O presidente Jair Bolsonaro encabeçou neste domingo (8) uma nova motociata com simpatizantes em Brasília, após uma semana de tensões institucionais por seus ataques ao sistema eleitoral.

Centenas de partidários o acompanharam em uma caravana pela região central de Brasília e cidades próximas à capital um dia depois de um ato similar em Florianópolis, Santa Catarina.

Assim como o presidente, a maioria dos manifestantes não usava máscaras para evitar a propagação do coronavírus, que continua causando cerca de 900 mortes diárias no Brasil.

Cada vez mais cercado por investigações judiciais e com a popularidade em declínio, o presidente intensificou na semana passada os ataques ao Supremo Tribunal Federal (STF) e ao Tribunal Superior Eleitoral (TSE), acusando seus juízes de querer prejudicá-lo com vistas às eleições de 2022.

“Não tenho dúvida, [Bolsonaro ganha] no primeiro turno. Se não tirar ele do tapetão, ele leva essa no primeiro turno e se necessário for [para garanti-lo], intervenção militar já”, disse à AFP o empresário Cleber Pires, de 61 anos, que participou do ato em Brasília neste domingo.

Bolsonaro, que tenta a reeleição, garante que houve fraude nas últimas eleições presidenciais em 2018 e que deveria ter vencido no primeiro turno em 2018, alegações sem fundamento, segundo a justiça eleitoral e vários especialistas.

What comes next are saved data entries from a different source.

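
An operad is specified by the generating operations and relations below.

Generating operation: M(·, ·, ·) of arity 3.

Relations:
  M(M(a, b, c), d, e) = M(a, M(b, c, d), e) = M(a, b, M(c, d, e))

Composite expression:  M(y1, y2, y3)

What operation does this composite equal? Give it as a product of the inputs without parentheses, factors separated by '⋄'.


y1 ⋄ y2 ⋄ y3

Under associativity of M, the answer is the y's in reading order.
M(y1, y2, y3) spells out as y1 ⋄ y2 ⋄ y3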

O presidente defende que as urnas eletrônicas, o sistema vigente desde 1996, imprimam um recibo de votos, a fim de que possam ser contados fisicamente, uma reivindicação que seus seguidores passaram a defender nas manifestações de rua, frequentes nos últimos meses.

Os questionamentos reiterados de Bolsonaro à legitimidade das eleições levaram a justiça eleitoral e o STF a abrir novas investigações contra ele na semana passada, o que desatou novos ataques e ofensas do presidente aos juízes das duas instituições.

Bolsonaro chegou a ameaçar com a possibilidade de empregar um “antídoto” fora da Constituição contra estes procedimentos legais, os quais considera ilegais.

O presidente enfrenta ainda uma investigação por suspeitas de que teria ignorado acusações de corrupção na negociação do governo de doses da vacina indiana Covaxin e o Senado Federal está desvendando em uma CPI as causas do fracasso de sua gestão da pandemia, que já matou 560.000 pessoas.